L’Algérie et la Russie se sont déclarés mardi inquiets de la « crise profonde » que traverse la Libye, « aggravée » selon Alger par l’intervention militaire étrangère, et comportant pour Moscou des risques de terrorisme si la situation n’était pas maîtrisée.
La Libye traverse une « crise profonde (…) qui s’est aggravée avec l’entrée en action des forces aériennes que nous jugeons disproportionnée par rapport à l’objectif assigné par le Conseil de sécurité », a déclaré le ministre algérien des Affaires étrangères Mourad Medelci, à la presse à Alger aux côtés de son homologue russe Sergueï Lavrov.
L’Algérie appelle « une nouvelle fois à la cessation immédiate des hostilités et des interventions étrangères et ce afin d’épargner la vie de nos frères libyens », selon une déclaration lue par M. Medelci.
Les Français, Britanniques, Américains, auxquels doivent se joindre d’autres pays dont le Qatar, ont lancé depuis samedi des opérations militaires contre l’armée libyenne, suite à l’adoption de la résolution le 17 mars, avec une abstention russe et de quatre autres pays.
Engagée dans l’écrasement de la rébellion contre le régime de Mouammar Kadhafi, l’armée et les partisans du colonel ont été accusées d’avoir tué des centaines de civils.
Selon M. Lavrov, la résolution de l’ONU a été formulée de manière claire: pour défendre la population civile. Ceux qui appliquent la résolution doivent suivre « strictement les décisions prises » car dépasser cet objectif « peut créer des conditions pour de nouvelles menaces ».

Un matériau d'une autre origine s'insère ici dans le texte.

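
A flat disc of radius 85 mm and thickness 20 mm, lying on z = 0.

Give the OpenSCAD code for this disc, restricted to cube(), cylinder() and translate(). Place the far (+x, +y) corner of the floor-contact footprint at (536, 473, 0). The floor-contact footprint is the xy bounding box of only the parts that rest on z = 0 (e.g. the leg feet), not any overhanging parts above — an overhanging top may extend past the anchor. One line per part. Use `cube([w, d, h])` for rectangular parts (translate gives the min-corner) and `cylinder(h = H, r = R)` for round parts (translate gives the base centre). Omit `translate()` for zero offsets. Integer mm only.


translate([451, 388, 0]) cylinder(h = 20, r = 85);


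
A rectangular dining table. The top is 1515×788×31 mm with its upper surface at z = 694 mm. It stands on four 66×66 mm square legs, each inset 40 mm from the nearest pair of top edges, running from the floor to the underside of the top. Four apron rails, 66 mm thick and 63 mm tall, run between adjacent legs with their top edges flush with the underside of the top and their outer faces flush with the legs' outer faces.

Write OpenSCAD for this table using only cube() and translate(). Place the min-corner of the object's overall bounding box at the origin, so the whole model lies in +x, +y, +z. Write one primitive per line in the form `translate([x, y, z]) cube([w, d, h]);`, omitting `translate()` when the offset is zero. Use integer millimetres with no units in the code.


// leg_h = 694 - 31 = 663
// apron z = 663 - 63 = 600
translate([0, 0, 663]) cube([1515, 788, 31]);
translate([40, 40, 0]) cube([66, 66, 663]);
translate([1409, 40, 0]) cube([66, 66, 663]);
translate([40, 682, 0]) cube([66, 66, 663]);
translate([1409, 682, 0]) cube([66, 66, 663]);
translate([106, 40, 600]) cube([1303, 66, 63]);
translate([106, 682, 600]) cube([1303, 66, 63]);
translate([40, 106, 600]) cube([66, 576, 63]);
translate([1409, 106, 600]) cube([66, 576, 63]);


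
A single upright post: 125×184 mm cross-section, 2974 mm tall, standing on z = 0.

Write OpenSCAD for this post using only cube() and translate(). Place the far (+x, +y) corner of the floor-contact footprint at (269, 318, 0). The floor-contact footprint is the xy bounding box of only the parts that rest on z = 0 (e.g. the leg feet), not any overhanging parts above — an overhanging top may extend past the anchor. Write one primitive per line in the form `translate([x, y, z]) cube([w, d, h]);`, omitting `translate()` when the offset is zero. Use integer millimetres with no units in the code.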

Pour le ministre russe, il y a risque de terrorisme. « Si la situation s’aggrave, alors nous aurons affaire à de nouveaux cas de terrorisme international et à d’autres évènements que nous voudrions éviter ».
L’affaire libyenne a donné lieu à une controverse rare au Kremlin entre le Premier ministre Vladimir Poutine et le président Dmitri Medvedev
M. Poutine, donnant son « avis personnel », a comparé la résolution de l’ONU à « l’appel aux croisades du Moyen Age ».

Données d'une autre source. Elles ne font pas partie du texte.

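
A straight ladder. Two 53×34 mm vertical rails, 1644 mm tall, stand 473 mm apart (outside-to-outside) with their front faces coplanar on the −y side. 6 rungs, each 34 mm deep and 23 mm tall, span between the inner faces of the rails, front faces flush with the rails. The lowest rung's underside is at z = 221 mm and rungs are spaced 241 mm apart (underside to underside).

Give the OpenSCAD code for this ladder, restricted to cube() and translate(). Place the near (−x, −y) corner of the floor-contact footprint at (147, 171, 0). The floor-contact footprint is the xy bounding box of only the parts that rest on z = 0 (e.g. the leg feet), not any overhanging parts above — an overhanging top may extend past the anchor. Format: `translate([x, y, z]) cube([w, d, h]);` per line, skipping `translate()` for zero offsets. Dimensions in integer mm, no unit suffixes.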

M. Medvedev a répliqué, jugeant « inadmissible » et « inacceptable » l’accusation de « croisade » et défendant sa décision de ne pas opposer le veto de Moscou à la résolution de l’ONU. Mais il s’est dit aussi préoccupé par l’utilisation « sans discernement » de la force mardi soir.
Evoquant la prochaine réunion jeudi du Conseil de sécurité de l’ONU sur la Libye, le ministre algérien a réclamé une « évaluation objective » de l’application du texte.

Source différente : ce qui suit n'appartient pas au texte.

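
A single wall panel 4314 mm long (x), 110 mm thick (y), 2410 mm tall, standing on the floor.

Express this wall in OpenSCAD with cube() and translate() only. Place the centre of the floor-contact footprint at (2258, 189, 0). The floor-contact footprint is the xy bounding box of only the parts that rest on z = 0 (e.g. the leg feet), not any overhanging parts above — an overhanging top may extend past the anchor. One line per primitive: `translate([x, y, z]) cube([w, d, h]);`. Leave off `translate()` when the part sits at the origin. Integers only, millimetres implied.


translate([101, 134, 0]) cube([4314, 110, 2410]);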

Il a souhaité qu’on vérifie « s’il n’y a pas eu de changement d’objectif en cours de parcours », citant notamment un « objectif politique » non défini, que poursuivraient les Occidentaux.
Concernant l’Egypte -visitée par M. Lavrov avant Alger- et la Tunisie, les deux ministres ont jugé qu’elles étaient « dans une phase de transition démocratique » que leur deux pays soutiennent.
Russie et Algérie, selon Sergueï Lavrov, sont d’accord pour estimer que la politique dans la région doit être « guidée par le droit international, y compris le droit des peuples à disposer d’eux-mêmes sans intervention extérieure ».
Le chef de la diplomatie russe a insisté sur les moyens pacifiques pour résoudre les conflits par « un large consensus national ».
« C’est justement sur la base de ces principes que le processus démocratique en Algérie se développe et la Russie le soutient », a encore affirmé M. Lavrov, qui a ensuite été reçu par le président algérien Abdelaziz Bouteflika.
Ce dernier a annoncé samedi de prochaines réformes « globales » dans son pays, y compris « politiques ».
L’Algérie est secouée ces dernières semaines par des protestations sociales et politiques, notamment à la suite d’émeutes sanglantes contre la cherté de la vie début janvier qui ont fait 5 morts et quelque 800 blessés.